By and large, my best network of support out there is the
doctoral students and a small network of women faculty, but the
schools themselves are ambiguous and you have some schools that
are very conservative. First of all you have three Catholic
seminaries the Jesuit, Dominican, and Franciscan seminaries that
are themselves very embattled vis-à-vis the oversight of
the Vatican so they barely dare to put their nose above ground on
issues of women. You, then, have Episcopalians, Presbyterians,
Baptist, Congregational and then you move to the far left which is
the Unitarian Seminary which comes close to being post-Christian.
The Unitarian Seminary has a fairly good postfeminist Christian as
the President and actually one of the leading feminist ethicist is
on their faculty.
RH: I've heard you say that the West Coast turns to the
Asian Pacific.
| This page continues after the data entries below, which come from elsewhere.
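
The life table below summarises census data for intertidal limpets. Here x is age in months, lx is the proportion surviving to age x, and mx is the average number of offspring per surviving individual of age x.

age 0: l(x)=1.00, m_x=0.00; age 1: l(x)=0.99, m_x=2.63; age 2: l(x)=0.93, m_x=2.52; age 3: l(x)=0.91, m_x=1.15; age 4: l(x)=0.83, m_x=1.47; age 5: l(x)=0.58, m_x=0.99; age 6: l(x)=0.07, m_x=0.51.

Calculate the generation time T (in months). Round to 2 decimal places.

lx·mx: 0, 2.6037, 2.3436, 1.0465, 1.2201, 0.5742, 0.0357 → R0 = 7.8238
x·lx·mx: 0, 2.6037, 4.6872, 3.1395, 4.8804, 2.871, 0.2142 → Σ = 18.396
T = 18.396 / 7.8238 = 2.351287… → 2.35

2.35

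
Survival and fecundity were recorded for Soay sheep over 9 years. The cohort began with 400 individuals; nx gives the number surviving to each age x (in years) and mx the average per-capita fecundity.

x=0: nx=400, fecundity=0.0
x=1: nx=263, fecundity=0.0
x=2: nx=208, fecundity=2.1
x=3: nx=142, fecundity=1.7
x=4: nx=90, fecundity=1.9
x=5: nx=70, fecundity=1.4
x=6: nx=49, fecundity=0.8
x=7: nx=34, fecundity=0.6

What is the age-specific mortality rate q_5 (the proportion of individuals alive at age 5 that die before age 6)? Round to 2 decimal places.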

Will this make a difference in your scholarly
interests?
RRR: Yes it's much more conscious of turning to the
Pacific Rim and connecting with Japan and Korea, and the Pacific
Area. Unfortunately what it tends to overlook as it gazes in the
far distant area of the other side of the Pacific Ocean is
Hispanics. You have a remarkable lack of inclusion of the Hispanic
community of California and this is a huge community. And so,
again I find myself trying to connect the Hispanic students. Can
there be a Hispanic Center here some way that gives Hispanic
students some kind of base? And it's more complicated because you
have Catholic and Protestant seminaries. For instance, a lot of
the protestant seminaries say, "Oh, Hispanics, that's a
Catholic issue." Which is obviously not the case.
And so, the setting for Rosemary
Radford Ruether will change, but not her instincts for justice,
her thoughtful analysis and the forging of new and exciting
activist networks that give representatives of the status quo more
than just a mild headache. This is, after all, her style, her own
brand of scholarly activism that she has modeled for us for thirty
years and that has literally changed the face of religion.